The downside of this (the reason I say this is partly pessimism) is that if we do get out of this without another big surge, then a narrative starts to set in that the most reckless governors (Abbott and DeSantis) were "right all along"; we will have learned nothing, and it's even harder to take an informed approach to the next national crisis.


But the reason I don't expect this to take much longer: these vaccines work! They work really damn well. The variants are really dangerous (this is a great case-study in natural selection, BTW, if OKP ever wants to restart flamewars about evolution), but all of these vaccines work really damn well at slowing the spread, even of these variants, and they almost completely shut down the serious health risks.

So if most of the population gets vaccinated, especially the people who are most at risk (and so far progress on this has been really good), then, worst-case scenario: we don't stop the spread, but we almost completely shut down the serious cases and deaths. In other words, we finally turn it into "just another cold virus."

What if the virus keeps mutating? It will, especially if we don't get the case numbers down. But there's no reason to think that our immunity (through vaccination, infection, or both) will stop protecting us from serious cases and deaths. Just like cold viruses regularly mutate but rarely become dangerous, the same will likely be true of covid variants.

It's looking a lot like SARS-CoV-2 has been dangerous not because it's a fundamentally more damaging kind of respiratory virus, but actually just because it was so new that our immune systems didn't know how to handle it, so it could cause more unpredictable and systemic effects in the body.
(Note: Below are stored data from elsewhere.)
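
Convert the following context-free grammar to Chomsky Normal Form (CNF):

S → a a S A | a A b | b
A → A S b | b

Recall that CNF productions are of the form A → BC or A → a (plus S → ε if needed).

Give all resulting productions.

TA → a; TB → b; S → b; A → b; S → TA X0; X0 → TA X1; X1 → S A; S → TA X2; X2 → A TB; A → A X3; X3 → S TB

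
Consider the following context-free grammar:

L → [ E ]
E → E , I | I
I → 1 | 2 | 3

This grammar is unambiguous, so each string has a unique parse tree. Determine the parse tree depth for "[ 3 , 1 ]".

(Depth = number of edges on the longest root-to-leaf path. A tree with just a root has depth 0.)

4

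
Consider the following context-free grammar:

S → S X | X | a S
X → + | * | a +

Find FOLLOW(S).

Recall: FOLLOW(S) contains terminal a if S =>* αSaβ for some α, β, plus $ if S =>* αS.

We compute FOLLOW(S) using the standard algorithm.
FOLLOW(S) starts with {$}.
FIRST(S) = {*, +, a}
FIRST(X) = {*, +, a}
FOLLOW(S) = {$, *, +, a}
FOLLOW(X) = {$, *, +, a}
Therefore, FOLLOW(S) = {$, *, +, a}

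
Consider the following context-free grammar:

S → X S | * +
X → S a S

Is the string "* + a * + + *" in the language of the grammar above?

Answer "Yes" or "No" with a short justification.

No - no valid derivation exists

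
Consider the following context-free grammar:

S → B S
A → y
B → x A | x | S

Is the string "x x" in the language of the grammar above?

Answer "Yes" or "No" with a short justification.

No - no valid derivation exists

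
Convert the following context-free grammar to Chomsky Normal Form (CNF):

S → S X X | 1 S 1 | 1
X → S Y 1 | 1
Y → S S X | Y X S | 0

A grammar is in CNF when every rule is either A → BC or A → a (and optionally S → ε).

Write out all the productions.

T1 → 1; S → 1; X → 1; Y → 0; S → S X0; X0 → X X; S → T1 X1; X1 → S T1; X → S X2; X2 → Y T1; Y → S X3; X3 → S X; Y → Y X4; X4 → X S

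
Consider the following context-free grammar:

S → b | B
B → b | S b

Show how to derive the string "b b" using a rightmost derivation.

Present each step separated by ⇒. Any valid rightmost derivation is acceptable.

S ⇒ B ⇒ S b ⇒ b b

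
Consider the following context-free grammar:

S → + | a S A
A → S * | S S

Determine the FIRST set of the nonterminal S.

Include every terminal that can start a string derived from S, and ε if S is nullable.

We compute FIRST(S) using the standard algorithm.
FIRST(A) = {+, a}
FIRST(S) = {+, a}
Therefore, FIRST(S) = {+, a}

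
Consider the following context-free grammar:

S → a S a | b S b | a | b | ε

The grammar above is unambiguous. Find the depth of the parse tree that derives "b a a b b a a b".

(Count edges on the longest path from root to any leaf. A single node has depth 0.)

5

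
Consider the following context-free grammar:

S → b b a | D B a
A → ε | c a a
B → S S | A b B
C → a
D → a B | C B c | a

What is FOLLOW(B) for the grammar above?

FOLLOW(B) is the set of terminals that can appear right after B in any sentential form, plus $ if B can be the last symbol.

We compute FOLLOW(B) using the standard algorithm.
FOLLOW(S) starts with {$}.
FIRST(A) = {c, ε}
FIRST(B) = {a, b, c}
FIRST(C) = {a}
FIRST(D) = {a}
FIRST(S) = {a, b}
FOLLOW(A) = {b}
FOLLOW(B) = {a, b, c}
FOLLOW(C) = {a, b, c}
FOLLOW(D) = {a, b, c}
FOLLOW(S) = {$, a, b, c}
Therefore, FOLLOW(B) = {a, b, c}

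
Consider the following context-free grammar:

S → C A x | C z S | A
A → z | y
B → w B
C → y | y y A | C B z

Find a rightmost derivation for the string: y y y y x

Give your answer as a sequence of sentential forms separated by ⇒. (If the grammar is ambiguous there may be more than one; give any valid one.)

S ⇒ C A x ⇒ C y x ⇒ y y A y x ⇒ y y y y x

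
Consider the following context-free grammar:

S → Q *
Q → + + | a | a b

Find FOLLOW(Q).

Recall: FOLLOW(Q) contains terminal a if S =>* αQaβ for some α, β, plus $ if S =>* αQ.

We compute FOLLOW(Q) using the standard algorithm.
FOLLOW(S) starts with {$}.
FIRST(Q) = {+, a}
FIRST(S) = {+, a}
FOLLOW(Q) = {*}
FOLLOW(S) = {$}
Therefore, FOLLOW(Q) = {*}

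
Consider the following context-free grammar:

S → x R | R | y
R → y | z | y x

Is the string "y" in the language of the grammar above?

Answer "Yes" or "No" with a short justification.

Yes - a valid derivation exists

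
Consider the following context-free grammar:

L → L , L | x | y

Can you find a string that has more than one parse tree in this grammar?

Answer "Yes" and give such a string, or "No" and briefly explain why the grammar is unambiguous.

Yes - the string 'y , y , y , y' has two distinct parse trees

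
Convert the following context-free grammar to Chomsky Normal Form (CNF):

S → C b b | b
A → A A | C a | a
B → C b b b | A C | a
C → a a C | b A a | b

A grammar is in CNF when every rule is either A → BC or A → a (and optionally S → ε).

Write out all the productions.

TB → b; S → b; TA → a; A → a; B → a; C → b; S → C X0; X0 → TB TB; A → A A; A → C TA; B → C X1; X1 → TB X2; X2 → TB TB; B → A C; C → TA X3; X3 → TA C; C → TB X4; X4 → A TA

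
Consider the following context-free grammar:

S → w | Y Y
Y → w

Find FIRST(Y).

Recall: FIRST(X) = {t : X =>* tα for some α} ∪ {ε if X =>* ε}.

We compute FIRST(Y) using the standard algorithm.
FIRST(S) = {w}
FIRST(Y) = {w}
Therefore, FIRST(Y) = {w}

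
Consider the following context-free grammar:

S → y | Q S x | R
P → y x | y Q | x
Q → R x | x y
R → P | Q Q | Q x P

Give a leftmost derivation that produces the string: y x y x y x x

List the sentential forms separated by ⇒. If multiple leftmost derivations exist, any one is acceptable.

S ⇒ R ⇒ P ⇒ y Q ⇒ y R x ⇒ y Q x P x ⇒ y x y x P x ⇒ y x y x y x x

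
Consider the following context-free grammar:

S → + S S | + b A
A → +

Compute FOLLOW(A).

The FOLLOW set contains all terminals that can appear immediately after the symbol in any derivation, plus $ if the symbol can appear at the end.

We compute FOLLOW(A) using the standard algorithm.
FOLLOW(S) starts with {$}.
FIRST(A) = {+}
FIRST(S) = {+}
FOLLOW(A) = {$, +}
FOLLOW(S) = {$, +}
Therefore, FOLLOW(A) = {$, +}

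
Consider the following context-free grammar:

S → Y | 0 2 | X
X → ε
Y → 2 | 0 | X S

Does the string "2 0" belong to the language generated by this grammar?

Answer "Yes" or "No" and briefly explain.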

Maybe I'm wrong about this. Maybe dangerous variants will come along every year. But this is where the miracle of mRNA vaccine technology comes in. I don't think people understand what a huge scientific breakthrough this was. There may be other OKPs with more knowledge about this than myself (certainly in the old days there were), but my understanding is that this technology lets us tailor a vaccine to any persistent strain of virus from nothing more than that virus's genome. Pfizer has already said that if a booster is needed to treat the current variants, they'd have it ready to ship in about six weeks.

So, in the very scary event that dangerous variants keep coming, AND they're able to evade current vaccines, we keep getting ready-made boosters for a few years and we're done. We can update the vaccines faster than evolution can update the virus!


This might be the only post I've ever made on OKP where I've been more optimistic than most everyone else. But this is a battle that science can win, and it already is winning, even if people keep fucking things up along the way.